Following President Bush’s compliance with the first trigger in 2008, for four consecutive years President Obama has ignored the trigger and violated his statutory obligation to address the funding warning. Senate Budget Committee Ranking Member Jeff Sessions and House Budget Committee Chairman Paul Ryan have written the President the past two years urging him to comply with the law by submitting a legislative proposal to Congress, but President Obama has never done so.

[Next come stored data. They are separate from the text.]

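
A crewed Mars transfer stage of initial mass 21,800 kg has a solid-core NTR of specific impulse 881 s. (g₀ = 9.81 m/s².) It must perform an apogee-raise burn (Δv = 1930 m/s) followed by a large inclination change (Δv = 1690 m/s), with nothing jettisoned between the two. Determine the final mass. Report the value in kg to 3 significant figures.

final mass ≈ 14300 kg

v_e = Isp · g₀ = 881 × 9.81 = 8642.6 m/s.
After the first burn: m = 21800 × exp(−1930/8642.6) = 21800 × 0.79987 = 17,437.2 kg.
After the second burn: m = 17,437.2 × exp(−1690/8642.6) = 17,437.2 × 0.82239 = 14,340.2 kg.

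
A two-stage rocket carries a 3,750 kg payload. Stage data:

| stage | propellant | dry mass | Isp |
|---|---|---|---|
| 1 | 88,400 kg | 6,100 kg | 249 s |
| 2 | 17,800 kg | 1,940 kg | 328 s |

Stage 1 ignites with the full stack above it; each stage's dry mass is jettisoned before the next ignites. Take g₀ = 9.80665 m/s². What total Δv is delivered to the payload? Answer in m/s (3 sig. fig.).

Ignition mass of stage 1 = 88,400+6,100 + 17,800+1,940 + 3,750 = 117,990 kg.
Stage 1: m₀ = 117,990 kg, m_f = 117,990 − 88,400 = 29,590 kg; Δv = 249×9.80665×ln(3.987) = 2441.9×1.3832 ≈ 3377 m/s.
Stage 2: m₀ = 23,490 kg, m_f = 23,490 − 17,800 = 5,690 kg; Δv = 328×9.80665×ln(4.128) = 3216.6×1.4179 ≈ 4561 m/s.
Total Δv = 3377 + 4561 = 7938 m/s.

Δv ≈ 7940 m/s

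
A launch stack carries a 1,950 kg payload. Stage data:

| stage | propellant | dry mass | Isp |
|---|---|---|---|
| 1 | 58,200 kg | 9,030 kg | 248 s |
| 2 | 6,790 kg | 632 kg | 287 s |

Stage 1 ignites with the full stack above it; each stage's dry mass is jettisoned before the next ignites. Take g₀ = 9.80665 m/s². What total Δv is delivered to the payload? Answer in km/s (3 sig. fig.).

Ignition mass of stage 1 = 58,200+9,030 + 6,790+632 + 1,950 = 76,602 kg.
Stage 1: m₀ = 76,602 kg, m_f = 76,602 − 58,200 = 18,402 kg; Δv = 248×9.80665×ln(4.163) = 2432.0×1.4262 ≈ 3469 m/s.
Stage 2: m₀ = 9,372 kg, m_f = 9,372 − 6,790 = 2,582 kg; Δv = 287×9.80665×ln(3.63) = 2814.5×1.2892 ≈ 3628 m/s.
Total Δv = 3469 + 3628 = 7097 m/s.

Δv ≈ 7.10 km/s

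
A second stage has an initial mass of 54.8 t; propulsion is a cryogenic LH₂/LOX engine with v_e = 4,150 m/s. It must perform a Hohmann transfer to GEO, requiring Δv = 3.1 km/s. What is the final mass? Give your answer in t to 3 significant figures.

final mass ≈ 26.0 t

From the ideal rocket equation, m₀/m_f = exp(Δv / v_e) = exp(3100 / 4150.0) = exp(0.7470) = 2.1106.
m_f = m₀ / 2.1106 = 54.8 / 2.1106 = 25.9642 t.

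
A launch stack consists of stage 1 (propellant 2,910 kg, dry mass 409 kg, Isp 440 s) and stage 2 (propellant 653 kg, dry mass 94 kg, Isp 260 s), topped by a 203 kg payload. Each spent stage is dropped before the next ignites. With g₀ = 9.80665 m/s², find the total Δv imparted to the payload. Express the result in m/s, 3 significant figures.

Δv ≈ 7900 m/s

Ignition mass of stage 1 = 2,910+409 + 653+94 + 203 = 4,269 kg.
Stage 1: m₀ = 4,269 kg, m_f = 4,269 − 2,910 = 1,359 kg; Δv = 440×9.80665×ln(3.141) = 4314.9×1.1446 ≈ 4939 m/s.
Stage 2: m₀ = 950 kg, m_f = 950 − 653 = 297 kg; Δv = 260×9.80665×ln(3.199) = 2549.7×1.1627 ≈ 2965 m/s.
Total Δv = 4939 + 2965 = 7904 m/s.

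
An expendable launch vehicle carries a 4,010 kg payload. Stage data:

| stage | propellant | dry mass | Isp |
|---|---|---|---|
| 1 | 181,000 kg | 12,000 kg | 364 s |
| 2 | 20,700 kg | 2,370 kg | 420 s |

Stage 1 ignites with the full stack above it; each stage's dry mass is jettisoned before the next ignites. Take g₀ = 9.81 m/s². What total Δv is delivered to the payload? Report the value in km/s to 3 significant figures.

Δv ≈ 12.1 km/s

Ignition mass of stage 1 = 181,000+12,000 + 20,700+2,370 + 4,010 = 220,080 kg.
Stage 1: m₀ = 220,080 kg, m_f = 220,080 − 181,000 = 39,080 kg; Δv = 364×9.81×ln(5.632) = 3570.8×1.7284 ≈ 6172 m/s.
Stage 2: m₀ = 27,080 kg, m_f = 27,080 − 20,700 = 6,380 kg; Δv = 420×9.81×ln(4.245) = 4120.2×1.4456 ≈ 5956 m/s.
Total Δv = 6172 + 5956 = 12128 m/s.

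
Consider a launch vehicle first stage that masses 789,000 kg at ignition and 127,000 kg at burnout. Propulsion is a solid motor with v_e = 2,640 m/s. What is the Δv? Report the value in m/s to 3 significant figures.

Rocket equation: Δv = v_e · ln(m₀/m_f) = 2640.0 × ln(6.213) = 2640.0 × 1.8266 ≈ 4822.2 m/s.

Δv ≈ 4820 m/s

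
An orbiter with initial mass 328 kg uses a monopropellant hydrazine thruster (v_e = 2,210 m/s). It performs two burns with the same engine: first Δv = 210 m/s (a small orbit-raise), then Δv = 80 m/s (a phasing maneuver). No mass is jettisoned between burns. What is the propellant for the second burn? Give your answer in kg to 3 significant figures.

propellant for the second burn ≈ 10.6 kg

After the first burn: m = 328 × exp(−210/2210.0) = 328 × 0.90935 = 298.267 kg.
After the second burn: m = 298.267 × exp(−80/2210.0) = 298.267 × 0.96445 = 287.664 kg.
Second-burn propellant = 298.267 − 287.664 = 10.603 kg.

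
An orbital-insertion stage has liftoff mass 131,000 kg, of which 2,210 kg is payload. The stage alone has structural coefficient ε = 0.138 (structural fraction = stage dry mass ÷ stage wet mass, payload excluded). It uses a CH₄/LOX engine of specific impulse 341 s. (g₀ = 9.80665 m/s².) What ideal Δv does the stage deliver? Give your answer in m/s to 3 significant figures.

Stage wet mass = m₀ − payload = 131,000 − 2,210 = 128,790 kg.
Stage dry mass = ε × stage wet mass = 0.138 × 128,790 = 17,773 kg.
Burnout mass m_f = stage dry + payload = 17,773 + 2,210 = 19,983 kg.
v_e = Isp · g₀ = 341 × 9.80665 = 3344.1 m/s.
Δv = v_e · ln(131,000/19,983) = 3344.1 × ln(6.556) = 3344.1 × 1.8803 ≈ 6288 m/s.

Δv ≈ 6290 m/s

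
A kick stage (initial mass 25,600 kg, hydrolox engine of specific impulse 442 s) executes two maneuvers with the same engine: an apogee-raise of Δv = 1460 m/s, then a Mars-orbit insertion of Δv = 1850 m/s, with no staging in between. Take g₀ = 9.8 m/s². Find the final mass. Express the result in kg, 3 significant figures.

v_e = Isp · g₀ = 442 × 9.8 = 4331.6 m/s.
After the first burn: m = 25600 × exp(−1460/4331.6) = 25600 × 0.71387 = 18,275.1 kg.
After the second burn: m = 18,275.1 × exp(−1850/4331.6) = 18,275.1 × 0.65240 = 11,922.7 kg.

final mass ≈ 11900 kg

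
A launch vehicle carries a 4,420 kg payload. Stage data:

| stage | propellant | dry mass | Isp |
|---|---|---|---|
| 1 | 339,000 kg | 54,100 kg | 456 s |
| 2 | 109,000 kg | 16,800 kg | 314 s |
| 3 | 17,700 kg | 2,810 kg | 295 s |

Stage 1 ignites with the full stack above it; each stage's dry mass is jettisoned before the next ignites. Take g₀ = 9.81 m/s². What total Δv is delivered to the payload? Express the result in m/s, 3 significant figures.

Δv ≈ 11900 m/s

Ignition mass of stage 1 = 339,000+54,100 + 109,000+16,800 + 17,700+2,810 + 4,420 = 543,830 kg.
Stage 1: m₀ = 543,830 kg, m_f = 543,830 − 339,000 = 204,830 kg; Δv = 456×9.81×ln(2.655) = 4473.4×0.9765 ≈ 4368 m/s.
Stage 2: m₀ = 150,730 kg, m_f = 150,730 − 109,000 = 41,730 kg; Δv = 314×9.81×ln(3.612) = 3080.3×1.2843 ≈ 3956 m/s.
Stage 3: m₀ = 24,930 kg, m_f = 24,930 − 17,700 = 7,230 kg; Δv = 295×9.81×ln(3.448) = 2894.0×1.2378 ≈ 3582 m/s.
Total Δv = 4368 + 3956 + 3582 = 11906 m/s.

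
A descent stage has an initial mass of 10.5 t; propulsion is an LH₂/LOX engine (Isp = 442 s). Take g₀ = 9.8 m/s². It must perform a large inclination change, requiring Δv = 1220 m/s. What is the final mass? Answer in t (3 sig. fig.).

final mass ≈ 7.92 t

v_e = Isp · g₀ = 442 × 9.8 = 4331.6 m/s.
By the Tsiolkovsky rocket equation, m₀/m_f = exp(Δv / v_e) = exp(1220 / 4331.6) = exp(0.2817) = 1.3253.
m_f = m₀ / 1.3253 = 10.5 / 1.3253 = 7.92273 t.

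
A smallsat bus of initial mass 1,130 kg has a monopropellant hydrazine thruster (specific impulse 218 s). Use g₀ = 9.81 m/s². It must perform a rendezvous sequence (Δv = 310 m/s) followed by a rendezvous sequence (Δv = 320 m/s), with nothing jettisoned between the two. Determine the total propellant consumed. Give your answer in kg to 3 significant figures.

total propellant consumed ≈ 288 kg

v_e = Isp · g₀ = 218 × 9.81 = 2138.6 m/s.
After the first burn: m = 1130 × exp(−310/2138.6) = 1130 × 0.86506 = 977.518 kg.
After the second burn: m = 977.518 × exp(−320/2138.6) = 977.518 × 0.86102 = 841.663 kg.
Total propellant = m₀ − m_final = 1130 − 841.663 = 288.337 kg.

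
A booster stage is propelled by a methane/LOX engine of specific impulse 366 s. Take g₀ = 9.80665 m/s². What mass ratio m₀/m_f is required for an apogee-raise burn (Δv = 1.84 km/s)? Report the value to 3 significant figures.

mass ratio ≈ 1.67

v_e = Isp · g₀ = 366 × 9.80665 = 3589.2 m/s.
m₀/m_f = exp(Δv / v_e) = exp(1840 / 3589.2) = exp(0.5126) = 1.6697.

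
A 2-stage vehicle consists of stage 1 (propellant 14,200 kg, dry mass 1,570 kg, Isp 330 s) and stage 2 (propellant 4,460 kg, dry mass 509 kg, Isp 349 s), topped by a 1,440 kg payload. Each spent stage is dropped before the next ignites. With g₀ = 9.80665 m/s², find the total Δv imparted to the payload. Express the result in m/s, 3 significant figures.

Δv ≈ 7380 m/s

Ignition mass of stage 1 = 14,200+1,570 + 4,460+509 + 1,440 = 22,179 kg.
Stage 1: m₀ = 22,179 kg, m_f = 22,179 − 14,200 = 7,979 kg; Δv = 330×9.80665×ln(2.78) = 3236.2×1.0223 ≈ 3308 m/s.
Stage 2: m₀ = 6,409 kg, m_f = 6,409 − 4,460 = 1,949 kg; Δv = 349×9.80665×ln(3.288) = 3422.5×1.1904 ≈ 4074 m/s.
Total Δv = 3308 + 4074 = 7382 m/s.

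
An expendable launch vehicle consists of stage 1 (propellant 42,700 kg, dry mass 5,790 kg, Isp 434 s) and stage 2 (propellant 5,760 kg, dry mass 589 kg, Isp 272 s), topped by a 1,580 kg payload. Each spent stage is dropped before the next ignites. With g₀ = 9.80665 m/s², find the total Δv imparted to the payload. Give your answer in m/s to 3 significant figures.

Δv ≈ 9480 m/s

Ignition mass of stage 1 = 42,700+5,790 + 5,760+589 + 1,580 = 56,419 kg.
Stage 1: m₀ = 56,419 kg, m_f = 56,419 − 42,700 = 13,719 kg; Δv = 434×9.80665×ln(4.112) = 4256.1×1.4140 ≈ 6018 m/s.
Stage 2: m₀ = 7,929 kg, m_f = 7,929 − 5,760 = 2,169 kg; Δv = 272×9.80665×ln(3.656) = 2667.4×1.2963 ≈ 3458 m/s.
Total Δv = 6018 + 3458 = 9476 m/s.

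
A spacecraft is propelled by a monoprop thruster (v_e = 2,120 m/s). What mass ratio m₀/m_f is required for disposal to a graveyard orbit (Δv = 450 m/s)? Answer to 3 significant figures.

Rocket equation: m₀/m_f = exp(Δv / v_e) = exp(450 / 2120.0) = exp(0.2123) = 1.2365.

mass ratio ≈ 1.24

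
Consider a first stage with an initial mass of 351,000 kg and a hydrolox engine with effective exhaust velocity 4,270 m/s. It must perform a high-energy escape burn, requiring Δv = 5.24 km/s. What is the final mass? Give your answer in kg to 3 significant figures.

final mass ≈ 103000 kg

Using Δv = v_e ln(m₀/m_f): m₀/m_f = exp(Δv / v_e) = exp(5240 / 4270.0) = exp(1.2272) = 3.4115.
m_f = m₀ / 3.4115 = 351,000 / 3.4115 = 102,887 kg.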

In addition to determining whether a statutory Medicare funding warning is triggered, the Trustees’ annual reports also include various estimates (taking into account that future policy and economic scenarios are uncertain) of the date when Medicare’s Hospital Insurance (HI) trust fund will become insolvent. Although most of the attention surrounding the Trustees’ report tends to focus on the so-called intermediate scenario, under which the HI trust fund is projected be insolvent 12 years from now, the Trustees also include other projections that are meant to depict a range of possible outcomes if health care costs increase or decrease more than expected under the intermediate “best guess” scenario. The Trustees’ projections under their high-cost scenario (see here) represent the likely outcome if, for example, inflation is higher and health care costs rise faster than projected.
Notably, the President’s budget contains no structural Medicare reforms to put the program on a sustainable course for future generations: instead, his health law cuts hundreds of billions of dollars from Medicare to create a whole new entitlement program (rather than setting those savings aside to extend the life of Medicare). It then relies upon a double-counting gimmick that pretends the money could be spent on both Medicare and the new program at the same time. Despite the presence of this accounting gimmick, the Trustees have issued funding warnings every year since the President’s health law was enacted.
Meanwhile, in the face of these systemic financial threats, Senate Democrats haven’t even offered a budget at all in 1,200 days.